Salimos a escape rumbo a la calle Joaquín Costa. Era una noche fría, de viento que cortaba y cielos de alquitrán. Pasamos corriendo frente a la Casa de la Misericordia y la Casa de la Piedad, desoyendo miradas y susurros que silbaban desde portales oscuros que olían a estiércol y carbón. Llegamos a la esquina de la calle Ferlandina. Joaquín Costa caía como una brecha de colmenas ennegrecidas fundiéndose en las tinieblas del Raval. El hijo mayor de la dueña de la pensión nos esperaba en la calle.
– ¿Han llamado a la policía? -preguntó mi padre.
– Todavía no -contestó el hijo.
Corrimos escaleras arriba. La pensión estaba en el segundo piso, y la escalera era una espiral de mugre que apenas se adivinaba al reluz ocre de bombillas desnudas y cansadas que pendían de un cable pelado. Doña Encarna, viuda de un cabo, de la Guardia Civil y dueña de la pensión, nos recibió a la puerta del piso enfundada en una bata azul celeste y luciendo una cabeza de rulos a juego.
– Mire, señor Sempere, ésta es una casa decente y de categoría. Me sobran las ofertas y estos retablos yo no tengo por qué tolerarlos -dijo mientras nos guiaba a través de un pasillo oscuro que olía a humedad y a amoníaco.
– Lo comprendo -murmuraba mi padre.
Los gritos de Fermín Romero de Torres se oían desgarrando las paredes al fondo del corredor. De las puertas entreabiertas se asomaban varias caras chupadas y asustadas, caras de pensión y sopa aguada.
– Venga, y los demás a dormir, coño, que esto no es una revista del Molino -exclamó doña Encarna con furia.

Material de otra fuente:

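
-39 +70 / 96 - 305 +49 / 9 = -48647 / 144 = -337.83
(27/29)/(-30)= -9/290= -0.03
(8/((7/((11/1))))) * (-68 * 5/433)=-29920/3031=-9.87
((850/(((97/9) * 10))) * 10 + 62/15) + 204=417584/1455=287.00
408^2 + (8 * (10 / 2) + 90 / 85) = 2830586 / 17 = 166505.06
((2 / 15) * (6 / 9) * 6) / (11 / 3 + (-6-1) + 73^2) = 8 / 79885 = 0.00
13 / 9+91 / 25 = 1144 / 225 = 5.08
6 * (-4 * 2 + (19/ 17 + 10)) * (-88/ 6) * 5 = -1371.76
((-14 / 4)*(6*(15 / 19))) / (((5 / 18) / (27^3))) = -22320522 / 19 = -1174764.32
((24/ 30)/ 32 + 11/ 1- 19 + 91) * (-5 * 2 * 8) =-6642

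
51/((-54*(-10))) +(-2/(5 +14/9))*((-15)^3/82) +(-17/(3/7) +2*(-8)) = -18729757/435420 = -43.02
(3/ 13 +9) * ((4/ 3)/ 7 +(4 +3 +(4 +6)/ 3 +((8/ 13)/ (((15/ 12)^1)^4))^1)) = 14709064/ 147875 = 99.47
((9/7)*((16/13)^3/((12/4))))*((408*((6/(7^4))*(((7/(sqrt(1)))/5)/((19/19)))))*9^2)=2436562944/26374985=92.38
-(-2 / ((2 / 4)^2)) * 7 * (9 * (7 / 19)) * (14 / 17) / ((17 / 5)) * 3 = 134.93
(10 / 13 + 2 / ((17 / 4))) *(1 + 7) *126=276192 / 221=1249.74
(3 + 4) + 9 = 16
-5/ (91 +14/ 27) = -0.05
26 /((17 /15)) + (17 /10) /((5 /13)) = 23257 /850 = 27.36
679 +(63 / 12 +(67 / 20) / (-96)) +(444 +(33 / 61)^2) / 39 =64605327809 / 92876160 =695.61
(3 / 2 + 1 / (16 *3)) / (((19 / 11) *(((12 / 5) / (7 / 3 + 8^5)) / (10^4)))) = 246699165625 / 2052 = 120223764.92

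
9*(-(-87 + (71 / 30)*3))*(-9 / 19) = -64719 / 190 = -340.63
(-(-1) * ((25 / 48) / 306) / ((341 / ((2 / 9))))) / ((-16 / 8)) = -25 / 45077472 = -0.00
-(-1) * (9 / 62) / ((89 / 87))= 783 / 5518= 0.14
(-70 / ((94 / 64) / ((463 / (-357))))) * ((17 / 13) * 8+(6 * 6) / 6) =31706240 / 31161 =1017.50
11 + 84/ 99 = 391/ 33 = 11.85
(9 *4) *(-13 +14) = 36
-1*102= -102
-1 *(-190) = 190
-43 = -43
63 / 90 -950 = -9493 / 10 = -949.30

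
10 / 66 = 5 / 33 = 0.15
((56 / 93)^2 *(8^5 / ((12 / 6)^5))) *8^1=25690112 / 8649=2970.30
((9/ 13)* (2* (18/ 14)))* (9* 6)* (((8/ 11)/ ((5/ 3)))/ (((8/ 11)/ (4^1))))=104976/ 455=230.72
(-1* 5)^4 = 625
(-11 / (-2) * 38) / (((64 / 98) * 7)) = 1463 / 32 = 45.72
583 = 583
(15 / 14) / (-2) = -15 / 28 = -0.54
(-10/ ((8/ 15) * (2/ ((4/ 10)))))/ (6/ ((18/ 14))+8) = -45/ 152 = -0.30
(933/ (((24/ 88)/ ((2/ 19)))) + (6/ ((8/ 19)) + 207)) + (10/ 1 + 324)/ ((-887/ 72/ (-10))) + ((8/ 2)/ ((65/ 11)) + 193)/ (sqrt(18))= 12589*sqrt(2)/ 390 + 57466801/ 67412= 898.12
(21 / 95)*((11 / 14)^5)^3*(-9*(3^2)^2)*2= -9135641746512028737 / 1055640648428011520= -8.65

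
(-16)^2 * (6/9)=512/3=170.67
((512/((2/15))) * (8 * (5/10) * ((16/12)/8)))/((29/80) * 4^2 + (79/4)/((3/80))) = 38400/7987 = 4.81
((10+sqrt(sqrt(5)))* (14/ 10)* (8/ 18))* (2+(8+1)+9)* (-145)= -162400/ 9 - 16240* 5^(1/ 4)/ 9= -20742.72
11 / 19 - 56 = -1053 / 19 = -55.42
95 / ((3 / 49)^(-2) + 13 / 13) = 171 / 482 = 0.35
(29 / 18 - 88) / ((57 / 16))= -12440 / 513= -24.25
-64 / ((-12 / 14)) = 224 / 3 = 74.67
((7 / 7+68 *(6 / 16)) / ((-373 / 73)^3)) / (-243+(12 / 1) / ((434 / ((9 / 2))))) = 4474084517 / 5470160492736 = 0.00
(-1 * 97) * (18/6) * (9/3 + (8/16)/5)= -9021/10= -902.10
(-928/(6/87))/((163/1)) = -13456/163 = -82.55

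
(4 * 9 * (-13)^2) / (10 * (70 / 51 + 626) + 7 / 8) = 0.97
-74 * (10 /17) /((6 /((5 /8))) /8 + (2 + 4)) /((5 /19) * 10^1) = -703 /306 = -2.30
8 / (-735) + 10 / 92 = 3307 / 33810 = 0.10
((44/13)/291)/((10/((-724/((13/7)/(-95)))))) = 43.08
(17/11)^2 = 2.39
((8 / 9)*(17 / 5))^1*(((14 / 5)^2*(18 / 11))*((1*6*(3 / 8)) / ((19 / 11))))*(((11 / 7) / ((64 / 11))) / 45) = 14399 / 47500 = 0.30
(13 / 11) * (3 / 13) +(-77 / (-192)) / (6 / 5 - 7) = 12469 / 61248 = 0.20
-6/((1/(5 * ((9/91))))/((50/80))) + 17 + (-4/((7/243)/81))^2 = 322333885439/2548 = 126504664.61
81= 81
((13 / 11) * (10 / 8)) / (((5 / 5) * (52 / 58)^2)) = 4205 / 2288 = 1.84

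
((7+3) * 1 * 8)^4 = 40960000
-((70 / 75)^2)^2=-38416 / 50625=-0.76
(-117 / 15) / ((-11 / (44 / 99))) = 0.32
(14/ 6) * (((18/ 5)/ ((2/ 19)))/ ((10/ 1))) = 399/ 50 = 7.98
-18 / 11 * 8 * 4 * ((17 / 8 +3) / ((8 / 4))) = -1476 / 11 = -134.18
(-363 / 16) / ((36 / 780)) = -7865 / 16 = -491.56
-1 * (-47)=47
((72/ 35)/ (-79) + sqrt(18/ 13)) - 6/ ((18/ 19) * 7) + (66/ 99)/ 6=-2914/ 3555 + 3 * sqrt(26)/ 13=0.36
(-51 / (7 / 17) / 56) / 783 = -289 / 102312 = -0.00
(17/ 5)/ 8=17/ 40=0.42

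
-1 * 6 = -6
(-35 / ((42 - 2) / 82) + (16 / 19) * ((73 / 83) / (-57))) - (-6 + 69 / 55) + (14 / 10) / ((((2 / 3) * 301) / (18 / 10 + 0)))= -284888408369 / 4251749700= -67.00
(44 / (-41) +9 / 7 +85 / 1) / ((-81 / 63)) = -8152 / 123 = -66.28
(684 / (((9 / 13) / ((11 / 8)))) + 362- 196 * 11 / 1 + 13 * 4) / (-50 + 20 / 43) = 32981 / 4260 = 7.74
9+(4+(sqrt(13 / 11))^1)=14.09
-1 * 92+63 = -29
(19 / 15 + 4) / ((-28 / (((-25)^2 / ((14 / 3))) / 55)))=-1975 / 4312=-0.46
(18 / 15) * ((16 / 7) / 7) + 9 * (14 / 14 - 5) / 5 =-1668 / 245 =-6.81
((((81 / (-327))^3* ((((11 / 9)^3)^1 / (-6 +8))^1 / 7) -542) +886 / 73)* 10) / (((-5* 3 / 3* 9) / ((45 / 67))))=3506433637405 / 44337907873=79.08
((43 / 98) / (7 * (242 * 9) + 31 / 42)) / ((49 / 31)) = 3999 / 219644509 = 0.00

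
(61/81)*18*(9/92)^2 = 549/4232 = 0.13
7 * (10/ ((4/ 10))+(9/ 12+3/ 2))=763/ 4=190.75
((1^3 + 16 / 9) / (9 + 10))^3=15625 / 5000211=0.00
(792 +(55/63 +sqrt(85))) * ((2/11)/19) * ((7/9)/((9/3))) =1.99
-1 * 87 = -87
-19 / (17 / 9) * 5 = -855 / 17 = -50.29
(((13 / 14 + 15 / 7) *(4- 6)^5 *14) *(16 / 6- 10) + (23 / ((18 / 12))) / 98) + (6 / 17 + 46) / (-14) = 10087.51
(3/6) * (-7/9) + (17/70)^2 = -14549/44100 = -0.33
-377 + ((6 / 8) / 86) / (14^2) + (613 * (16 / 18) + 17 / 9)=103023899 / 606816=169.78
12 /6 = 2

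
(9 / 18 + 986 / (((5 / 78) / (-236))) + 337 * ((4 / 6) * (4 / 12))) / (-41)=326698399 / 3690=88536.15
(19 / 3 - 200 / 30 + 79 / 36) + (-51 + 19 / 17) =-29389 / 612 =-48.02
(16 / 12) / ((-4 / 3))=-1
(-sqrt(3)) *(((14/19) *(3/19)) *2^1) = -84 *sqrt(3)/361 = -0.40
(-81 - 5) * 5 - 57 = -487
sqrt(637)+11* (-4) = -44+7* sqrt(13) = -18.76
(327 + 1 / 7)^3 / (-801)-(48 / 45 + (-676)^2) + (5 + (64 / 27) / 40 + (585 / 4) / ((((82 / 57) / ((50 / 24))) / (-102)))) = -522284.99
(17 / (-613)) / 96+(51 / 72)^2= 177055 / 353088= 0.50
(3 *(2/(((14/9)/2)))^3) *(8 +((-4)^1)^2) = 419904/343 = 1224.21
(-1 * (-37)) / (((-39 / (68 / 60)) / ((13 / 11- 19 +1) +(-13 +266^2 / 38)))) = -4225622 / 2145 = -1969.99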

Nos detuvimos frente a la puerta de la habitación de Fermín. Mi padre golpeó suavemente con los nudillos.
– ¿Fermín? ¿Está usted ahí? Soy Sempere.
El aullido que atravesó la pared me heló el corazón. Incluso doña Encarna perdió la compostura de gobernanta y se llevó las manos al corazón, oculto bajo los pliegues abundantes de su frondosa pechuga.
Mi padre llamó de nuevo.
– ¿Fermín? Ande, ábrame.
Fermín aulló de nuevo, lanzándose contra las paredes, gritando obscenidades hasta desgañitarse. Mi padre suspiró.
– ¿Tiene usted llave de esta habitación?
– Pues claro.
– Démela.
Doña Encarna dudó. Los demás inquilinos se habían vuelto a asomar al pasillo, blancos de terror. Aquellos gritos se tenían que oír desde Capitanía.

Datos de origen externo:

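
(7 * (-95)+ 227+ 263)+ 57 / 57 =-174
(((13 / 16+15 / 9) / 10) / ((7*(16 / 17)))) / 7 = 289 / 53760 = 0.01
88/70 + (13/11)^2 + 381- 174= 887884/4235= 209.65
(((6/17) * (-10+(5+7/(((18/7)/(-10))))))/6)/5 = -58/153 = -0.38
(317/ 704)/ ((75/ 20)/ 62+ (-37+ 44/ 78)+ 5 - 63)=-383253/ 80326312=-0.00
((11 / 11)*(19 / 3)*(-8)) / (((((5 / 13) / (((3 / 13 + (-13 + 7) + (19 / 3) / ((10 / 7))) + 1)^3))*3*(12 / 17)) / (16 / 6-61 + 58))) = -726133393 / 924007500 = -0.79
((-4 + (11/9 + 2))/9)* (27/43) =-7/129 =-0.05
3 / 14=0.21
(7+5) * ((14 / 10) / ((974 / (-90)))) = -756 / 487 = -1.55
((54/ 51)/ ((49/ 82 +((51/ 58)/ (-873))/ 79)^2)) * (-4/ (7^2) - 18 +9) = -2992308665123135205/ 111112980726225184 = -26.93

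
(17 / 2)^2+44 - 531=-1659 / 4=-414.75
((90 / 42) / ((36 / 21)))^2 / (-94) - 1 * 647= -647.02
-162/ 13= -12.46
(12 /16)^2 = 9 /16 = 0.56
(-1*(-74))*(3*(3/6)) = 111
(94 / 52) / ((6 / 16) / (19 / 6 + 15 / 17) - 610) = -38822 / 13098371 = -0.00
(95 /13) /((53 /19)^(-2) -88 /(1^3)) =-266855 /3208803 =-0.08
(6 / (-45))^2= 4 / 225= 0.02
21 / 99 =7 / 33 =0.21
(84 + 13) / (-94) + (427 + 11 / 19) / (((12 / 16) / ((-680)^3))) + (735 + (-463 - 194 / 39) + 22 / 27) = -179259337838.45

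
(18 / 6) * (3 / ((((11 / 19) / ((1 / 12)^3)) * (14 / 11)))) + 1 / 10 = 1439 / 13440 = 0.11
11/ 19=0.58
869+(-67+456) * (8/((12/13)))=12721/3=4240.33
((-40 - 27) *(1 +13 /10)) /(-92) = 67 /40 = 1.68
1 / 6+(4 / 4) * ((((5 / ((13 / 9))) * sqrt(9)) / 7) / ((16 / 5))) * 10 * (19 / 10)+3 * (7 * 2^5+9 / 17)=50684419 / 74256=682.56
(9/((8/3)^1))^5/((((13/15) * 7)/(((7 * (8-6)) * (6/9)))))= 71744535/106496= 673.68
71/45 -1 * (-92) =4211/45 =93.58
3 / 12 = 1 / 4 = 0.25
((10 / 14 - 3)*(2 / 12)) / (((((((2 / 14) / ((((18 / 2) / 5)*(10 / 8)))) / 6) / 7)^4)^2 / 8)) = -446950532222745987576861 / 4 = -111737633055686496894215.30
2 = 2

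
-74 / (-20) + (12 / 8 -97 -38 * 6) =-1599 / 5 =-319.80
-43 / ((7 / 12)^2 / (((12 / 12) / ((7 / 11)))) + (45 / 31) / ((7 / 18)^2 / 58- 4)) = 14419242288 / 49159403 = 293.32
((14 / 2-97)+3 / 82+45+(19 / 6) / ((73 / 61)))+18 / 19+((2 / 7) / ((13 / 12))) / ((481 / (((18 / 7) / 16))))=-41.37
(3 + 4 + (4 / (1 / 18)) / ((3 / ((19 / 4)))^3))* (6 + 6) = 7027 / 2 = 3513.50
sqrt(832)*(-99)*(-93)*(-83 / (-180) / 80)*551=46784859*sqrt(13) / 200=843426.04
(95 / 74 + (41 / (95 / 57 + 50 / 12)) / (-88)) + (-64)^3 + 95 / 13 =-194174241673 / 740740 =-262135.49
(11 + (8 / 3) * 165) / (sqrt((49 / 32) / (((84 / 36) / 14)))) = 1804 * sqrt(3) / 21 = 148.79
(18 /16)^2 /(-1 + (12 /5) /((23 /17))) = 9315 /5696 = 1.64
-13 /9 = -1.44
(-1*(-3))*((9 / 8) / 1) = 27 / 8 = 3.38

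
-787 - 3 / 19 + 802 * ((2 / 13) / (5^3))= -24273024 / 30875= -786.17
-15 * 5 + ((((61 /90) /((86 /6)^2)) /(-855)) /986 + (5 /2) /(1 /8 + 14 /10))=-69754620536221 /950845106700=-73.36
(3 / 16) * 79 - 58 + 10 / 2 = -611 / 16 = -38.19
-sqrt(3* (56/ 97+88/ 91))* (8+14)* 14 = -1056* sqrt(626717)/ 1261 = -662.96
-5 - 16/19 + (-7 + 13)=3/19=0.16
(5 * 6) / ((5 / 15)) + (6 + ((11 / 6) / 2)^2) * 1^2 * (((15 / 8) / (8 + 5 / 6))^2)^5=264071241668075188347508185 / 2934124866015811373891584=90.00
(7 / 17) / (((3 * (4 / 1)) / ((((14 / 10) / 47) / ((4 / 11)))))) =539 / 191760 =0.00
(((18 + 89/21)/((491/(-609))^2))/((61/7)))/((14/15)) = 123715305/29411882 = 4.21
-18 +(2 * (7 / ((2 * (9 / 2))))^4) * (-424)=-2154146 / 6561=-328.33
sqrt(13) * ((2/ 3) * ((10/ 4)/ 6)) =5 * sqrt(13)/ 18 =1.00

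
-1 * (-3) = 3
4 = 4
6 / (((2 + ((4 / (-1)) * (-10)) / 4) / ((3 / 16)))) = 3 / 32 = 0.09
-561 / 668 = -0.84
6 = 6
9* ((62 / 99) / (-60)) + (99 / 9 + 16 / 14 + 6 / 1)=41693 / 2310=18.05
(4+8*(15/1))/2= 62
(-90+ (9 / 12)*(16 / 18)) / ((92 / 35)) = -2345 / 69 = -33.99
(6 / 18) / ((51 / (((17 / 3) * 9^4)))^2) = 177147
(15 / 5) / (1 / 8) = 24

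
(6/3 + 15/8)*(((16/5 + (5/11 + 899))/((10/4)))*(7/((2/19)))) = 102345229/1100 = 93041.12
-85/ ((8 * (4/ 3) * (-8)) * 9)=0.11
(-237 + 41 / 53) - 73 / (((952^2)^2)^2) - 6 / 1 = -8661496982563922824740736797 / 35757854811955749315411968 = -242.23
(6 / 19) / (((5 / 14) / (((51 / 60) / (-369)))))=-119 / 58425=-0.00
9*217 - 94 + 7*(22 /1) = 2013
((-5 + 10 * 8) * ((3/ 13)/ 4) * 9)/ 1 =2025/ 52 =38.94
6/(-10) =-0.60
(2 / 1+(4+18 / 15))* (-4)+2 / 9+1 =-1241 / 45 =-27.58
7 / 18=0.39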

– Y tú, Daniel, corre a buscar al doctor Baró, que está aquí al lado, en el 12 de Riera Alta.
– Oiga, ¿no sería mejor llamar a un cura?, porque a mí éste me suena a endemoniado -ofreció doña Encarna.
– No. Con un médico va que se mata. Venga, Daniel. Corre. Y usted deme esa llave, haga el favor.
El doctor Baró era un solterón insomne que pasaba las noches leyendo a Zola y mirando estereogramas de señoritas en paños menores para combatir el tedio. Era cliente habitual en la tienda de mi padre y él mismo se autocalificaba de matasanos de segunda fila, pero tenía más ojo para acertar diagnósticos que la mitad de los doctores de postín con consulta en la calle Muntaner. Gran parte de su clientela la componían furcias viejas del barrio y desgraciados que apenas podían pagarle, pero a los que atendía igualmente. Yo le había escuchado decir más de una vez que el mundo era un orinal y que estaba esperando a que el Barcelona ganase la liga de una puñetera vez para morirse en paz. Me abrió la puerta en bata, oliendo a vino y con un pitillo apagado en los labios.